Andando um pouco adiante em direção a Padre Miguel, todas as fachadas das casas localizadas na principal rua da Vila Vintém trazem a inscrição do ADA. Em nenhuma delas, os donos tiveram coragem de passar uma mão de tinta para apagar as inscrições."
A semana foi implacável em sua continuidade, mas nenhuma referência à minha colaboração foi feita. Pensei que se tratasse de um subsídio abaixo das expectativas, medíocre em termos técnicos, cujo aproveitamento deveria, naturalmente, merecer o que merecia: o botão de "delete" do micro do Ancelmo. Será que era uma nota tão ruim assim?, pensei. Mas como os colunistas vivem da exclusividade e não havia nada publicado parecido com isso… Apesar de tudo, sou um bom perdedor e reconheço que em meus 26 aninhos, 9 de jornalismo, há ainda muita experiência a ser acumulada em meu currículo e seria muito pedantismo de minha parte não creditar ao ilustre escriba a devida coerência de não aproveitar algo tão supostamente ordinário em um espaço com tamanha credibilidade.
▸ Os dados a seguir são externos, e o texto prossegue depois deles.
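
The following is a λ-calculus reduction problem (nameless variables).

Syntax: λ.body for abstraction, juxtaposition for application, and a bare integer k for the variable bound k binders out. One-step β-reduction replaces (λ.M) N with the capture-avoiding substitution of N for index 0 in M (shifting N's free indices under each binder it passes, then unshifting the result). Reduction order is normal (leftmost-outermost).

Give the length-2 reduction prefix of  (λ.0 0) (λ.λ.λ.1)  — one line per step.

Answer: after 2 steps: λ.λ.1

Working:
  start: (λ.0 0) (λ.λ.λ.1)
  →1  (λ.λ.λ.1) (λ.λ.λ.1)
  →2  λ.λ.1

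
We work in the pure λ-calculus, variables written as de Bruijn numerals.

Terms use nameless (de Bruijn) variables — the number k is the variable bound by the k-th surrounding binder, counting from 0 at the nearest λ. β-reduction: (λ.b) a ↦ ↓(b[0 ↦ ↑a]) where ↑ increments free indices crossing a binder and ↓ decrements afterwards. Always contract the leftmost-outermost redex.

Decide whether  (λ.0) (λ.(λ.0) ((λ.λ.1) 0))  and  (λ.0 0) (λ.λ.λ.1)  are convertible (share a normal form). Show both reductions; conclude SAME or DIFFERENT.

Term A:
  start: (λ.0) (λ.(λ.0) ((λ.λ.1) 0))
  →1  λ.(λ.0) ((λ.λ.1) 0)
  →2  λ.(λ.λ.1) 0
  →3  λ.λ.1

Term B:
  start: (λ.0 0) (λ.λ.λ.1)
  →1  (λ.λ.λ.1) (λ.λ.λ.1)
  →2  λ.λ.1

Answer: SAME — A ⇓ λ.λ.1, B ⇓ λ.λ.1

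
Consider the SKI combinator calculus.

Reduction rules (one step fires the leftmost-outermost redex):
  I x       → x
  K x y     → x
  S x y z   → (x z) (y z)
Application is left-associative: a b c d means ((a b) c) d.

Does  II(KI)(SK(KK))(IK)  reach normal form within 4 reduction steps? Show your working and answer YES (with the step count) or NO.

Answer: NO — after 4 steps the term is IK, not yet normal

Working:
  start: II(KI)(SK(KK))(IK)
  step 1: I(KI)(SK(KK))(IK)
  step 2: KI(SK(KK))(IK)
  step 3: I(IK)
  step 4: IK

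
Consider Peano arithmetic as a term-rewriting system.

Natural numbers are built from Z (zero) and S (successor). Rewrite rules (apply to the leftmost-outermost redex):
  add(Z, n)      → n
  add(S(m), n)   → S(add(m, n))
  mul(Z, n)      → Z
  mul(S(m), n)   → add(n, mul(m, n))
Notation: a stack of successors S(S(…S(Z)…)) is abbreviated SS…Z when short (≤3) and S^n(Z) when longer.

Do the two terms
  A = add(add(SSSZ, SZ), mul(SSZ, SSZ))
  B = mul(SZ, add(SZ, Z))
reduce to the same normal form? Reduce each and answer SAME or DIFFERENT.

Answer: DIFFERENT — A ⇓ S^8(Z), B ⇓ SZ

Working:
Term A:
  start: add(add(SSSZ, SZ), mul(SSZ, SSZ))
  step 1: add(S(add(SSZ, SZ)), mul(SSZ, SSZ))
  step 2: S(add(add(SSZ, SZ), mul(SSZ, SSZ)))
  step 3: S(add(S(add(SZ, SZ)), mul(SSZ, SSZ)))
  step 4: S(S(add(add(SZ, SZ), mul(SSZ, SSZ))))
  step 5: S(S(add(S(add(Z, SZ)), mul(SSZ, SSZ))))
  step 6: S(S(S(add(add(Z, SZ), mul(SSZ, SSZ)))))
  step 7: S(S(S(add(SZ, mul(SSZ, SSZ)))))
  step 8: S(S(S(S(add(Z, mul(SSZ, SSZ))))))
  step 9: S(S(S(S(mul(SSZ, SSZ)))))
  step 10: S(S(S(S(add(SSZ, mul(SZ, SSZ))))))
  step 11: S(S(S(S(S(add(SZ, mul(SZ, SSZ)))))))
  step 12: S(S(S(S(S(S(add(Z, mul(SZ, SSZ))))))))
  step 13: S(S(S(S(S(S(mul(SZ, SSZ)))))))
  step 14: S(S(S(S(S(S(add(SSZ, mul(Z, SSZ))))))))
  step 15: S(S(S(S(S(S(S(add(SZ, mul(Z, SSZ)))))))))
  step 16: S(S(S(S(S(S(S(S(add(Z, mul(Z, SSZ))))))))))
  step 17: S(S(S(S(S(S(S(S(mul(Z, SSZ)))))))))
  step 18: S^8(Z)

Term B:
  start: mul(SZ, add(SZ, Z))
  step 1: add(add(SZ, Z), mul(Z, add(SZ, Z)))
  step 2: add(S(add(Z, Z)), mul(Z, add(SZ, Z)))
  step 3: S(add(add(Z, Z), mul(Z, add(SZ, Z))))
  step 4: S(add(Z, mul(Z, add(SZ, Z))))
  step 5: S(mul(Z, add(SZ, Z)))
  step 6: SZ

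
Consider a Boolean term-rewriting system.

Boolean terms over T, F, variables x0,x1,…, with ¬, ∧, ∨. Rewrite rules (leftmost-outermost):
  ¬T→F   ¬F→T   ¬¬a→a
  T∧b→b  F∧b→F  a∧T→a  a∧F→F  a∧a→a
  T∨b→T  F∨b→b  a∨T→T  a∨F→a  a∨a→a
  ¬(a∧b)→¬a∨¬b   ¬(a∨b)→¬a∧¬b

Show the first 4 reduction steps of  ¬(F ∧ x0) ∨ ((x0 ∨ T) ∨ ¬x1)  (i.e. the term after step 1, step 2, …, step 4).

  start: ¬(F ∧ x0) ∨ ((x0 ∨ T) ∨ ¬x1)
  [1] (¬F ∨ ¬x0) ∨ ((x0 ∨ T) ∨ ¬x1)
  [2] (T ∨ ¬x0) ∨ ((x0 ∨ T) ∨ ¬x1)
  [3] T ∨ ((x0 ∨ T) ∨ ¬x1)
  [4] T

Answer: after 4 steps: T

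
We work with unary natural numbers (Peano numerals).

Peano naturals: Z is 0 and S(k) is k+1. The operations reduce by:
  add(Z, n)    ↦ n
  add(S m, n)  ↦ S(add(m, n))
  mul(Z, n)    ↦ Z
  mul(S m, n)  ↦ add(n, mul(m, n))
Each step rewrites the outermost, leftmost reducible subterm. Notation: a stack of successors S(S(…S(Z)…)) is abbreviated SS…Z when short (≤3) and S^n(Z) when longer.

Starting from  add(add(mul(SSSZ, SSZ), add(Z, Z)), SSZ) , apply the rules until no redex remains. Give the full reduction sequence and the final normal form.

  start: add(add(mul(SSSZ, SSZ), add(Z, Z)), SSZ)
  [1] add(add(add(SSZ, mul(SSZ, SSZ)), add(Z, Z)), SSZ)
  [2] add(add(S(add(SZ, mul(SSZ, SSZ))), add(Z, Z)), SSZ)
  [3] add(S(add(add(SZ, mul(SSZ, SSZ)), add(Z, Z))), SSZ)
  [4] S(add(add(add(SZ, mul(SSZ, SSZ)), add(Z, Z)), SSZ))
  [5] S(add(add(S(add(Z, mul(SSZ, SSZ))), add(Z, Z)), SSZ))
  [6] S(add(S(add(add(Z, mul(SSZ, SSZ)), add(Z, Z))), SSZ))
  [7] S(S(add(add(add(Z, mul(SSZ, SSZ)), add(Z, Z)), SSZ)))
  [8] S(S(add(add(mul(SSZ, SSZ), add(Z, Z)), SSZ)))
  [9] S(S(add(add(add(SSZ, mul(SZ, SSZ)), add(Z, Z)), SSZ)))
  [10] S(S(add(add(S(add(SZ, mul(SZ, SSZ))), add(Z, Z)), SSZ)))
  [11] S(S(add(S(add(add(SZ, mul(SZ, SSZ)), add(Z, Z))), SSZ)))
  [12] S(S(S(add(add(add(SZ, mul(SZ, SSZ)), add(Z, Z)), SSZ))))
  [13] S(S(S(add(add(S(add(Z, mul(SZ, SSZ))), add(Z, Z)), SSZ))))
  [14] S(S(S(add(S(add(add(Z, mul(SZ, SSZ)), add(Z, Z))), SSZ))))
  [15] S(S(S(S(add(add(add(Z, mul(SZ, SSZ)), add(Z, Z)), SSZ)))))
  [16] S(S(S(S(add(add(mul(SZ, SSZ), add(Z, Z)), SSZ)))))
  [17] S(S(S(S(add(add(add(SSZ, mul(Z, SSZ)), add(Z, Z)), SSZ)))))
  [18] S(S(S(S(add(add(S(add(SZ, mul(Z, SSZ))), add(Z, Z)), SSZ)))))
  [19] S(S(S(S(add(S(add(add(SZ, mul(Z, SSZ)), add(Z, Z))), SSZ)))))
  [20] S(S(S(S(S(add(add(add(SZ, mul(Z, SSZ)), add(Z, Z)), SSZ))))))
  [21] S(S(S(S(S(add(add(S(add(Z, mul(Z, SSZ))), add(Z, Z)), SSZ))))))
  [22] S(S(S(S(S(add(S(add(add(Z, mul(Z, SSZ)), add(Z, Z))), SSZ))))))
  [23] S(S(S(S(S(S(add(add(add(Z, mul(Z, SSZ)), add(Z, Z)), SSZ)))))))
  [24] S(S(S(S(S(S(add(add(mul(Z, SSZ), add(Z, Z)), SSZ)))))))
  [25] S(S(S(S(S(S(add(add(Z, add(Z, Z)), SSZ)))))))
  [26] S(S(S(S(S(S(add(add(Z, Z), SSZ)))))))
  [27] S(S(S(S(S(S(add(Z, SSZ)))))))
  [28] S^8(Z)

Answer: normal form = S^8(Z)  (in 28 steps)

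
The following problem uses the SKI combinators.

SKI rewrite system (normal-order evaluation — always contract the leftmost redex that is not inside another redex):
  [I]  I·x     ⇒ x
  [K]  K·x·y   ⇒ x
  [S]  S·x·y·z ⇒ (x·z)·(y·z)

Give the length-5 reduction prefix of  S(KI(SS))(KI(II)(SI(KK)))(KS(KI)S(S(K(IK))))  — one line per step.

Answer: after 5 steps: S(KI(II)(SI(KK))(KS(KI)S(S(K(IK)))))(S(K(IK))(KI(II)(SI(KK))(KS(KI)S(S(K(IK))))))

Working:
  start: S(KI(SS))(KI(II)(SI(KK)))(KS(KI)S(S(K(IK))))
  [1] KI(SS)(KS(KI)S(S(K(IK))))(KI(II)(SI(KK))(KS(KI)S(S(K(IK)))))
  [2] I(KS(KI)S(S(K(IK))))(KI(II)(SI(KK))(KS(KI)S(S(K(IK)))))
  [3] KS(KI)S(S(K(IK)))(KI(II)(SI(KK))(KS(KI)S(S(K(IK)))))
  [4] SS(S(K(IK)))(KI(II)(SI(KK))(KS(KI)S(S(K(IK)))))
  [5] S(KI(II)(SI(KK))(KS(KI)S(S(K(IK)))))(S(K(IK))(KI(II)(SI(KK))(KS(KI)S(S(K(IK))))))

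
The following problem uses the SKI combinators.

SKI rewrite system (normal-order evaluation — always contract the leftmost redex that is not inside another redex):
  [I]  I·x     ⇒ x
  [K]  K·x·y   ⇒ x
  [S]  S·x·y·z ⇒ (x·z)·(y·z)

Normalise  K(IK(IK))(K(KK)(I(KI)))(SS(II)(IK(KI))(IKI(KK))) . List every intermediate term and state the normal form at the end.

Answer: normal form = K  (in 4 steps)

Working:
  start: K(IK(IK))(K(KK)(I(KI)))(SS(II)(IK(KI))(IKI(KK)))
  step 1: IK(IK)(SS(II)(IK(KI))(IKI(KK)))
  step 2: K(IK)(SS(II)(IK(KI))(IKI(KK)))
  step 3: IK
  step 4: K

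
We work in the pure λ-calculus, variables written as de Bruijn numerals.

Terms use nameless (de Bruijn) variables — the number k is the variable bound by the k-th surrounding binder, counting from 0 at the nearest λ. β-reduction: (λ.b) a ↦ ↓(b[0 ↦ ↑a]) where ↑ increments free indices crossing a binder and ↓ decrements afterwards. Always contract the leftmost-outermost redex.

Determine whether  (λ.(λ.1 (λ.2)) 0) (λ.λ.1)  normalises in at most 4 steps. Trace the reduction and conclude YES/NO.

  start: (λ.(λ.1 (λ.2)) 0) (λ.λ.1)
  step 1: (λ.(λ.λ.1) (λ.λ.λ.1)) (λ.λ.1)
  step 2: (λ.λ.1) (λ.λ.λ.1)
  step 3: λ.λ.λ.λ.1

Answer: YES — reaches normal form λ.λ.λ.λ.1 in 3 ≤ 4 steps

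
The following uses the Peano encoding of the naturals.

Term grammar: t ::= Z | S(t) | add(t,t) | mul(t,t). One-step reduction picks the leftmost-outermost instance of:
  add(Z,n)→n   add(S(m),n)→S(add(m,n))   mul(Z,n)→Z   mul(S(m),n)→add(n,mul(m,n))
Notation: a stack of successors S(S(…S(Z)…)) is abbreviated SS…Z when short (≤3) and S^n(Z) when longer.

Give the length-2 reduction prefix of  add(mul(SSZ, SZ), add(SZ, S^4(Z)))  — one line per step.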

Porém, uma semana depois, quando decido recolher minha insignificância, me deparo com a seguinte nota:
Sexta-feira, às 14h30, num ônibus da linha 464, uma jovem distraída ouvia seu walkman quando percebeu que estava todo mundo apavorado a bordo porque alguém gritava ?socorro". Mas era só o cobrador, chamando uma amiga que passava na rua de nome Socorro.
Seria uma piada? Não é, porque sei que Ancelmo tem o hábito de ilustrar casos curiosos da vida urbana com notas intituladas "Cena Carioca". No dia em que concluo esse texto, por exemplo, ele relatou que um casal assaltado na Av. Presidente Vargas, centro do Rio, teve o celular recusado pelo ladrão por este pertencer a uma série de fabricação considerada obsoleta. Um escapismo talvez utilizado para equilibrar a sisudez das notícias políticas. Sinceramente, acho que ele podia doar todos esses causos da cidade grande à coluna do Zuenir Ventura. Fico imaginando se um repórter do jornal pode ter presenciado tais cenas e relatado a Ancelmo para o fechamento da coluna. Só me resta pensar dessa forma para perdoá-lo por essas duas empulhações.